Después de mucho reunirse y deliberar, el Olimpo burocrático habló: quien opte por ofrecer alimentos deberá declararlo oficialmente. Y pagar por ello 30 CUC más de fisco mensual. (Había nacido ya la era de los pesos convertibles: esos divertidos papelitos en colores).
Nadie en su sano juicio lo declaró. A la ya abusiva suma de 100 CUC mensuales por habitación, tuvieran o no clientes, tuvieran o no ingresos, nadie quería agregarle otra cifra más. En los interiores de sus viviendas, las persianas cerradas, con la cautela del delincuente, los cubanos emprendedores preparaban sus jugos de naranja, sus tortillas de queso, sus tostadas; cocinaban su chilindrón de carnero y sus tostones.
Medida, contramedida, y respuesta: poco tiempo transcurrió hasta el nuevo decreto: ofrecieran o no alimentos, todos los propietarios de casas de alquiler abonarían cada mes 130 CUC por habitación al Estado. Y asunto resuelto.
Así transcurrieron algunos años. Quienes amueblaron y acondicionaron dos habitaciones sabían que llegar a 260 CUC sólo para sostener su patente, era obra de fe y caridad muchas veces. En meses de bonanza, sobre todo durante los fines de año en que turistas de medio mundo se refugian de la nieve en una Isla tropical, las ganancias permitían pagar aquella suma y disfrutar de algunos ingresos. Y sobre todo: guardar plata para los meses venideros en que ni un solo charlie tocaría a la puerta.
Sin embargo, nuevamente el mapa del país se movió. El júbilo ingenuo de algunos sirvió de música para festejar la decisión: el General Presidente, con el sartén ahora por el mango, descubría que el país no aguantaba más -con la misma clarividencia con que un año antes había descubierto el marabú enseñoreado en los campos cubanos-, y había que reformar la economía nacional.
Reuniones y debates, propuestas y negativas, artículos de diario Granma y entretenidos shows de Mesa Redonda, discursos, alegatos, informes y apuntes: con la parsimonia de las grandes decisiones un buen día se les informó a los expectantes cubanos, que la economía por fin se sacudiría el moho.
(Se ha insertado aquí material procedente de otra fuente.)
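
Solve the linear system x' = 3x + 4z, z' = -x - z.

Coefficient matrix A = [[3, 4], [-1, -1]].
Characteristic polynomial det(A - λI) = λ^2 - 2λ + 1 = 0.
Single eigenvalue λ = 1 with algebraic multiplicity 2.
Eigenvector v = (2,-1); generalized eigenvector w with (A-λI)w=v is (-1,1).
General solution: e^(t)[c_1·v + c_2·(t·v + w)].

x(t) = 2c_1e^(t) + 2c_2te^(t) - c_2e^(t), z(t) = -c_1e^(t) - c_2te^(t) + c_2e^(t)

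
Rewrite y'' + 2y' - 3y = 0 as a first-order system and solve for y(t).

y(t) = K_1e^(t) + K_2e^(-3t)

Let x_1 = y, x_2 = y'. Then x_1' = x_2 and x_2' = 3x_1 - 2x_2.
A = [[0,1],[3,-2]]; det(A-λI) = λ^2 + 2λ - 3.
Eigenvalues λ = 1, -3 with eigenvectors (1,1), (1,-3).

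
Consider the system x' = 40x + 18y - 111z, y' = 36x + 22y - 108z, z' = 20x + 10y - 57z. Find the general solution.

x(t) = C_1e^(4t) + 3C_2e^(3t) - 4C_3e^(-2t), y(t) = -2C_1e^(4t) - 3C_3e^(-2t), z(t) = C_2e^(3t) - 2C_3e^(-2t)

Coefficient matrix A = [[40, 18, -111], [36, 22, -108], [20, 10, -57]].
det(A - λI) = 0 gives eigenvalues λ = 4, 3, -2.
For λ=4: eigenvector (1,-2,0).
For λ=3: eigenvector (3,0,1).
For λ=-2: eigenvector (-4,-3,-2).
General solution: C_1e^(4t)(1,-2,0) + C_2e^(3t)(3,0,1) + C_3e^(-2t)(-4,-3,-2).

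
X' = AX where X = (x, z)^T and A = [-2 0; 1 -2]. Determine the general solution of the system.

x(t) = -K_2e^(-2t), z(t) = -K_1e^(-2t) - K_2te^(-2t) + K_2e^(-2t)

Coefficient matrix A = [[-2, 0], [1, -2]].
Characteristic polynomial det(A - λI) = λ^2 + 4λ + 4 = 0.
Single eigenvalue λ = -2 with algebraic multiplicity 2.
Eigenvector v = (0,-1); generalized eigenvector w with (A-λI)w=v is (-1,1).
General solution: e^(-2t)[K_1·v + K_2·(t·v + w)].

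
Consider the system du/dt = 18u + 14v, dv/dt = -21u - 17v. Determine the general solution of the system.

Coefficient matrix A = [[18, 14], [-21, -17]].
Characteristic polynomial det(A - λI) = λ^2 - λ - 12 = 0.
Eigenvalues λ = -3, 4.
For λ=-3: (A-λI) row 1 is [21, 14], so an eigenvector is (2, -3).
For λ=4: (A-λI) row 1 is [14, 14], so an eigenvector is (-1, 1).
General solution: C_1e^(-3t)(2,-3) + C_2e^(4t)(-1,1).

u(t) = 2C_1e^(-3t) - C_2e^(4t), v(t) = -3C_1e^(-3t) + C_2e^(4t)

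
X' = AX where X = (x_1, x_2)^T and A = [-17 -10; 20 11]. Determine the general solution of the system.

Coefficient matrix A = [[-17, -10], [20, 11]].
Characteristic polynomial det(A - λI) = λ^2 + 6λ + 13 = 0.
Eigenvalues λ = -3 ± 2i (complex conjugate pair).
For λ=-3+2i: an eigenvector is (1,-1) - i(-2,3) = (1 + 2i, -1 - 3i).
A real fundamental pair from Re and Im of e^((-3+2i)t)v: X_1 = e^(-3t)(cos(2t)·(1,-1) + sin(2t)·(-2,3)), X_2 = e^(-3t)(sin(2t)·(1,-1) - cos(2t)·(-2,3)).
General solution: C_1X_1 + C_2X_2.

x_1(t) = -2C_1e^(-3t)sin(2t) + C_1e^(-3t)cos(2t) + C_2e^(-3t)sin(2t) + 2C_2e^(-3t)cos(2t), x_2(t) = 3C_1e^(-3t)sin(2t) - C_1e^(-3t)cos(2t) - C_2e^(-3t)sin(2t) - 3C_2e^(-3t)cos(2t)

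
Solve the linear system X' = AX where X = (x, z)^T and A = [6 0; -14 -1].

x(t) = K_2e^(6t), z(t) = -K_1e^(-t) - 2K_2e^(6t)

Coefficient matrix A = [[6, 0], [-14, -1]].
Characteristic polynomial det(A - λI) = λ^2 - 5λ - 6 = 0.
Eigenvalues λ = -1, 6.
For λ=-1: (A-λI) row 1 is [7, 0], so an eigenvector is (0, -1).
For λ=6: (A-λI) row 2 is [-14, -7], so an eigenvector is (1, -2).
General solution: K_1e^(-t)(0,-1) + K_2e^(6t)(1,-2).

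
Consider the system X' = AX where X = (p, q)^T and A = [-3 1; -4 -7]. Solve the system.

p(t) = c_1e^(-5t) + c_2te^(-5t) + 2c_2e^(-5t), q(t) = -2c_1e^(-5t) - 2c_2te^(-5t) - 3c_2e^(-5t)

Coefficient matrix A = [[-3, 1], [-4, -7]].
Characteristic polynomial det(A - λI) = λ^2 + 10λ + 25 = 0.
Single eigenvalue λ = -5 with algebraic multiplicity 2.
Eigenvector v = (1,-2); generalized eigenvector w with (A-λI)w=v is (2,-3).
General solution: e^(-5t)[c_1·v + c_2·(t·v + w)].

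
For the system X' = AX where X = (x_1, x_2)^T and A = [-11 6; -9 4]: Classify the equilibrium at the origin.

stable node

A = [[-11,6],[-9,4]]; det(A-λI) = λ^2 + 7λ + 10.
λ = -2, -5: both negative.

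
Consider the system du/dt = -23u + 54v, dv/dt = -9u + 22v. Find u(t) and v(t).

Coefficient matrix A = [[-23, 54], [-9, 22]].
Characteristic polynomial det(A - λI) = λ^2 + λ - 20 = 0.
Eigenvalues λ = -5, 4.
For λ=-5: (A-λI) row 1 is [-18, 54], so an eigenvector is (-3, -1).
For λ=4: (A-λI) row 1 is [-27, 54], so an eigenvector is (2, 1).
General solution: c_1e^(-5t)(-3,-1) + c_2e^(4t)(2,1).

u(t) = -3c_1e^(-5t) + 2c_2e^(4t), v(t) = -c_1e^(-5t) + c_2e^(4t)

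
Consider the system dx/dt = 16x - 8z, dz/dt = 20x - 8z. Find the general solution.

Coefficient matrix A = [[16, -8], [20, -8]].
Characteristic polynomial det(A - λI) = λ^2 - 8λ + 32 = 0.
Eigenvalues λ = 4 ± 4i (complex conjugate pair).
For λ=4+4i: an eigenvector is (-1,-1) - i(-1,-2) = (-1 + i, -1 + 2i).
A real fundamental pair from Re and Im of e^((4+4i)t)v: X_1 = e^(4t)(cos(4t)·(-1,-1) + sin(4t)·(-1,-2)), X_2 = e^(4t)(sin(4t)·(-1,-1) - cos(4t)·(-1,-2)).
General solution: K_1X_1 + K_2X_2.

x(t) = -K_1e^(4t)sin(4t) - K_1e^(4t)cos(4t) - K_2e^(4t)sin(4t) + K_2e^(4t)cos(4t), z(t) = -2K_1e^(4t)sin(4t) - K_1e^(4t)cos(4t) - K_2e^(4t)sin(4t) + 2K_2e^(4t)cos(4t)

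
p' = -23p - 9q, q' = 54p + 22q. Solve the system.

Coefficient matrix A = [[-23, -9], [54, 22]].
Characteristic polynomial det(A - λI) = λ^2 + λ - 20 = 0.
Eigenvalues λ = 4, -5.
For λ=4: (A-λI) row 1 is [-27, -9], so an eigenvector is (-1, 3).
For λ=-5: (A-λI) row 1 is [-18, -9], so an eigenvector is (-1, 2).
General solution: K_1e^(4t)(-1,3) + K_2e^(-5t)(-1,2).

p(t) = -K_1e^(4t) - K_2e^(-5t), q(t) = 3K_1e^(4t) + 2K_2e^(-5t)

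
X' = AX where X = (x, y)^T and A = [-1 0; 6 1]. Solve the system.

Coefficient matrix A = [[-1, 0], [6, 1]].
Characteristic polynomial det(A - λI) = λ^2 - 1 = 0.
Eigenvalues λ = -1, 1.
For λ=-1: (A-λI) row 2 is [6, 2], so an eigenvector is (-1, 3).
For λ=1: (A-λI) row 1 is [-2, 0], so an eigenvector is (0, -1).
General solution: C_1e^(-t)(-1,3) + C_2e^(t)(0,-1).

x(t) = -C_1e^(-t), y(t) = 3C_1e^(-t) - C_2e^(t)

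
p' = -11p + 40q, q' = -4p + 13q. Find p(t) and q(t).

Coefficient matrix A = [[-11, 40], [-4, 13]].
Characteristic polynomial det(A - λI) = λ^2 - 2λ + 17 = 0.
Eigenvalues λ = 1 ± 4i (complex conjugate pair).
For λ=1+4i: an eigenvector is (-3,-1) - i(-1,0) = (-3 + i, -1).
A real fundamental pair from Re and Im of e^((1+4i)t)v: X_1 = e^(t)(cos(4t)·(-3,-1) + sin(4t)·(-1,0)), X_2 = e^(t)(sin(4t)·(-3,-1) - cos(4t)·(-1,0)).
General solution: c_1X_1 + c_2X_2.

p(t) = -c_1e^(t)sin(4t) - 3c_1e^(t)cos(4t) - 3c_2e^(t)sin(4t) + c_2e^(t)cos(4t), q(t) = -c_1e^(t)cos(4t) - c_2e^(t)sin(4t)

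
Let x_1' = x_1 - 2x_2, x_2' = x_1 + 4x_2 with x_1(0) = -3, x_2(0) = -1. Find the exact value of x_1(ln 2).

A = [[1,-2],[1,4]]; eigenvalues λ = 2, 3.
Eigenvectors: (-2,1) for λ=2, (-1,1) for λ=3.
From the initial condition, c_1 = 4, c_2 = -5.
x_1(ln 2) = (4)(2^2)(-2) + (-5)(2^3)(-1) = 8.

8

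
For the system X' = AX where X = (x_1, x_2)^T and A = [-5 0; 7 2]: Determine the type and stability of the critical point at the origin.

A = [[-5,0],[7,2]]; det(A-λI) = λ^2 + 3λ - 10.
λ = -5, 2: opposite signs.

saddle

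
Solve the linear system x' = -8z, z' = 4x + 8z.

x(t) = c_1e^(4t)sin(4t) + c_1e^(4t)cos(4t) + c_2e^(4t)sin(4t) - c_2e^(4t)cos(4t), z(t) = -c_1e^(4t)cos(4t) - c_2e^(4t)sin(4t)

Coefficient matrix A = [[0, -8], [4, 8]].
Characteristic polynomial det(A - λI) = λ^2 - 8λ + 32 = 0.
Eigenvalues λ = 4 ± 4i (complex conjugate pair).
For λ=4+4i: an eigenvector is (1,-1) - i(1,0) = (1 - i, -1).
A real fundamental pair from Re and Im of e^((4+4i)t)v: X_1 = e^(4t)(cos(4t)·(1,-1) + sin(4t)·(1,0)), X_2 = e^(4t)(sin(4t)·(1,-1) - cos(4t)·(1,0)).
General solution: c_1X_1 + c_2X_2.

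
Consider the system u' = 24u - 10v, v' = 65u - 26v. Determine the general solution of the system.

u(t) = C_1e^(-t)sin(5t) + C_1e^(-t)cos(5t) + C_2e^(-t)sin(5t) - C_2e^(-t)cos(5t), v(t) = 3C_1e^(-t)sin(5t) + 2C_1e^(-t)cos(5t) + 2C_2e^(-t)sin(5t) - 3C_2e^(-t)cos(5t)

Coefficient matrix A = [[24, -10], [65, -26]].
Characteristic polynomial det(A - λI) = λ^2 + 2λ + 26 = 0.
Eigenvalues λ = -1 ± 5i (complex conjugate pair).
For λ=-1+5i: an eigenvector is (1,2) - i(1,3) = (1 - i, 2 - 3i).
A real fundamental pair from Re and Im of e^((-1+5i)t)v: X_1 = e^(-t)(cos(5t)·(1,2) + sin(5t)·(1,3)), X_2 = e^(-t)(sin(5t)·(1,2) - cos(5t)·(1,3)).
General solution: C_1X_1 + C_2X_2.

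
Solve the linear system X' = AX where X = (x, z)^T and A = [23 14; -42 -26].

Coefficient matrix A = [[23, 14], [-42, -26]].
Characteristic polynomial det(A - λI) = λ^2 + 3λ - 10 = 0.
Eigenvalues λ = 2, -5.
For λ=2: (A-λI) row 1 is [21, 14], so an eigenvector is (-2, 3).
For λ=-5: (A-λI) row 1 is [28, 14], so an eigenvector is (1, -2).
General solution: c_1e^(2t)(-2,3) + c_2e^(-5t)(1,-2).

x(t) = -2c_1e^(2t) + c_2e^(-5t), z(t) = 3c_1e^(2t) - 2c_2e^(-5t)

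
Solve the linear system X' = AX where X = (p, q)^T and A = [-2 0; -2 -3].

Coefficient matrix A = [[-2, 0], [-2, -3]].
Characteristic polynomial det(A - λI) = λ^2 + 5λ + 6 = 0.
Eigenvalues λ = -2, -3.
For λ=-2: (A-λI) row 2 is [-2, -1], so an eigenvector is (-1, 2).
For λ=-3: (A-λI) row 1 is [1, 0], so an eigenvector is (0, -1).
General solution: C_1e^(-2t)(-1,2) + C_2e^(-3t)(0,-1).

p(t) = -C_1e^(-2t), q(t) = 2C_1e^(-2t) - C_2e^(-3t)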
Que por fin las actividades privadas no serían mal miradas, prohibidas, o toleradas a regañadientes.
La reactivación económica -¡Cuba y sus eternos eufemismos!- había echado a andar.
Recuerdo un sospechoso primer incidente que escuché por puro azar: a mi lado, un barbero de campo le comentaba a su interlocutor que en breve entregaría la patente de su “negocio”. Cortar el cabello en la remota comunidad de Mabay -donde una tarja deslucida recuerda que allí se construyó el primer soviet de América- se había vuelto inviable si para ello debía pagar impuestos de 200 pesos al mes.
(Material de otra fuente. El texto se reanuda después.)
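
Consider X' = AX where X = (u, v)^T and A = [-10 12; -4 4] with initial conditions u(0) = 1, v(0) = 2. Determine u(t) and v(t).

u(t) = 9e^(-2t) - 8e^(-4t), v(t) = 6e^(-2t) - 4e^(-4t)

Coefficient matrix A = [[-10, 12], [-4, 4]].
Characteristic polynomial det(A - λI) = λ^2 + 6λ + 8 = 0.
Eigenvalues λ = -2, -4.
For λ=-2: (A-λI) row 1 is [-8, 12], so an eigenvector is (-3, -2).
For λ=-4: (A-λI) row 1 is [-6, 12], so an eigenvector is (2, 1).
General solution: c_1e^(-2t)(-3,-2) + c_2e^(-4t)(2,1).
Applying u(0)=1, v(0)=2 gives c_1=-3, c_2=-4.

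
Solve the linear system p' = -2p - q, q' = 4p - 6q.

Coefficient matrix A = [[-2, -1], [4, -6]].
Characteristic polynomial det(A - λI) = λ^2 + 8λ + 16 = 0.
Single eigenvalue λ = -4 with algebraic multiplicity 2.
Eigenvector v = (-1,-2); generalized eigenvector w with (A-λI)w=v is (-2,-3).
General solution: e^(-4t)[C_1·v + C_2·(t·v + w)].

p(t) = -C_1e^(-4t) - C_2te^(-4t) - 2C_2e^(-4t), q(t) = -2C_1e^(-4t) - 2C_2te^(-4t) - 3C_2e^(-4t)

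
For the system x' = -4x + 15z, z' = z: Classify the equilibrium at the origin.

A = [[-4,15],[0,1]]; det(A-λI) = λ^2 + 3λ - 4.
λ = -4, 1: opposite signs.

saddle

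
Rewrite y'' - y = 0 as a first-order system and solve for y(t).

Let x_1 = y, x_2 = y'. Then x_1' = x_2 and x_2' = x_1.
A = [[0,1],[1,0]]; det(A-λI) = λ^2 - 1.
Eigenvalues λ = -1, 1 with eigenvectors (1,-1), (1,1).

y(t) = c_1e^(-t) + c_2e^(t)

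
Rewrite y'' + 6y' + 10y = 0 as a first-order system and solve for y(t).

y(t) = K_1e^(-3t)cos(t) + K_2e^(-3t)sin(t)

Let x_1 = y, x_2 = y'. Then x_1' = x_2 and x_2' = -10x_1 - 6x_2.
A = [[0,1],[-10,-6]]; det(A-λI) = λ^2 + 6λ + 10.
Eigenvalues λ = -3 ± i.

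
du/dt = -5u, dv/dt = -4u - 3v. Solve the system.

Coefficient matrix A = [[-5, 0], [-4, -3]].
Characteristic polynomial det(A - λI) = λ^2 + 8λ + 15 = 0.
Eigenvalues λ = -3, -5.
For λ=-3: (A-λI) row 1 is [-2, 0], so an eigenvector is (0, -1).
For λ=-5: (A-λI) row 2 is [-4, 2], so an eigenvector is (-1, -2).
General solution: K_1e^(-3t)(0,-1) + K_2e^(-5t)(-1,-2).

u(t) = -K_2e^(-5t), v(t) = -K_1e^(-3t) - 2K_2e^(-5t)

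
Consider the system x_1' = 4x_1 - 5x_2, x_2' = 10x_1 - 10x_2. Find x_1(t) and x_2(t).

x_1(t) = -C_1e^(-3t)sin(t) + 2C_1e^(-3t)cos(t) + 2C_2e^(-3t)sin(t) + C_2e^(-3t)cos(t), x_2(t) = -C_1e^(-3t)sin(t) + 3C_1e^(-3t)cos(t) + 3C_2e^(-3t)sin(t) + C_2e^(-3t)cos(t)

Coefficient matrix A = [[4, -5], [10, -10]].
Characteristic polynomial det(A - λI) = λ^2 + 6λ + 10 = 0.
Eigenvalues λ = -3 ± i (complex conjugate pair).
For λ=-3+i: an eigenvector is (2,3) - i(-1,-1) = (2 + i, 3 + i).
A real fundamental pair from Re and Im of e^((-3+i)t)v: X_1 = e^(-3t)(cos(t)·(2,3) + sin(t)·(-1,-1)), X_2 = e^(-3t)(sin(t)·(2,3) - cos(t)·(-1,-1)).
General solution: C_1X_1 + C_2X_2.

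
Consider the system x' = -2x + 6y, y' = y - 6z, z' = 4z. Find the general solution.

x(t) = -2C_1e^(4t) + 2C_2e^(t) + C_3e^(-2t), y(t) = -2C_1e^(4t) + C_2e^(t), z(t) = C_1e^(4t)

Coefficient matrix A = [[-2, 6, 0], [0, 1, -6], [0, 0, 4]].
det(A - λI) = 0 gives eigenvalues λ = 4, 1, -2.
For λ=4: eigenvector (-2,-2,1).
For λ=1: eigenvector (2,1,0).
For λ=-2: eigenvector (1,0,0).
General solution: C_1e^(4t)(-2,-2,1) + C_2e^(t)(2,1,0) + C_3e^(-2t)(1,0,0).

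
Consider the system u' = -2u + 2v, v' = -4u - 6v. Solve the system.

u(t) = K_1e^(-4t)sin(2t) - K_2e^(-4t)cos(2t), v(t) = -K_1e^(-4t)sin(2t) + K_1e^(-4t)cos(2t) + K_2e^(-4t)sin(2t) + K_2e^(-4t)cos(2t)

Coefficient matrix A = [[-2, 2], [-4, -6]].
Characteristic polynomial det(A - λI) = λ^2 + 8λ + 20 = 0.
Eigenvalues λ = -4 ± 2i (complex conjugate pair).
For λ=-4+2i: an eigenvector is (0,1) - i(1,-1) = (0 - i, 1 + i).
A real fundamental pair from Re and Im of e^((-4+2i)t)v: X_1 = e^(-4t)(cos(2t)·(0,1) + sin(2t)·(1,-1)), X_2 = e^(-4t)(sin(2t)·(0,1) - cos(2t)·(1,-1)).
General solution: K_1X_1 + K_2X_2.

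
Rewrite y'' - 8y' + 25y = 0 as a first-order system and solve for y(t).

Let x_1 = y, x_2 = y'. Then x_1' = x_2 and x_2' = -25x_1 + 8x_2.
A = [[0,1],[-25,8]]; det(A-λI) = λ^2 - 8λ + 25.
Eigenvalues λ = 4 ± 3i.

y(t) = K_1e^(4t)cos(3t) + K_2e^(4t)sin(3t)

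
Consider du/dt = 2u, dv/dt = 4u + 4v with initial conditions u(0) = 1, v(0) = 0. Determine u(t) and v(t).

u(t) = e^(2t), v(t) = 2e^(4t) - 2e^(2t)

Coefficient matrix A = [[2, 0], [4, 4]].
Characteristic polynomial det(A - λI) = λ^2 - 6λ + 8 = 0.
Eigenvalues λ = 2, 4.
For λ=2: (A-λI) row 2 is [4, 2], so an eigenvector is (1, -2).
For λ=4: (A-λI) row 1 is [-2, 0], so an eigenvector is (0, -1).
General solution: C_1e^(2t)(1,-2) + C_2e^(4t)(0,-1).
Applying u(0)=1, v(0)=0 gives C_1=1, C_2=-2.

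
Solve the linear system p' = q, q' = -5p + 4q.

Coefficient matrix A = [[0, 1], [-5, 4]].
Characteristic polynomial det(A - λI) = λ^2 - 4λ + 5 = 0.
Eigenvalues λ = 2 ± i (complex conjugate pair).
For λ=2+i: an eigenvector is (0,-1) - i(-1,-2) = (0 + i, -1 + 2i).
A real fundamental pair from Re and Im of e^((2+i)t)v: X_1 = e^(2t)(cos(t)·(0,-1) + sin(t)·(-1,-2)), X_2 = e^(2t)(sin(t)·(0,-1) - cos(t)·(-1,-2)).
General solution: K_1X_1 + K_2X_2.

p(t) = -K_1e^(2t)sin(t) + K_2e^(2t)cos(t), q(t) = -2K_1e^(2t)sin(t) - K_1e^(2t)cos(t) - K_2e^(2t)sin(t) + 2K_2e^(2t)cos(t)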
Ante mí aparecía una primera víctima del primer experimento: la reactivación económica, que pondría las barberías estatales en manos particulares, acababa de subirle astronómicamente la patente a un fígaro que, a lo sumo, podía cobrar dos o tres pesos por cada corte.
Y como una avalancha incontenible, donde sufren cocheros de huelgas efímeras, donde pierden su tácito empleo obreros agotados, el Estado cubano implementaba su reactivación económica con esfuerzos notables: subía todos los impuestos a todas las actividades económicas con que los cubanos mal subsistían. Y colmo de colmos: implantaba fiscos para actividades que siempre se ejercieron, sin pagar tributos por ello.
Ni los desmochadores de palma, ni los amoladores de tijera, ni los cortadores de hierba quedarían fuera de la jubilosa reactivación.
Por eso mi madre, con el dolor de quien clausura algo parecido a una tradición; con la vaga nostalgia por los tiempos en que un miembro de la familia que ya no está más fundó su pequeño pero próspero negocio, acaba de entregar la autorización que le permitía rentarle dos habitaciones, a puro pulmón, a clientes habituales tras una década en activo.
Cuando la inclemente, ignominiosa cifra de 200 pesos convertibles por cada habitación llegó hasta los oídos de los trasquilados arrendadores, pensaron sería una broma de pésimo gusto. Después comprendieron.
Los tanques pensantes no asumían que había llegado el momento de aliviar las penurias y carencias a sus ciudadanos. Las medidas oficiales para incentivar la inversión, eran el truculento mecanismo que implementaba un Estado abusador para saquear con mayor eficacia los bolsillos de sus escuálidos siervos.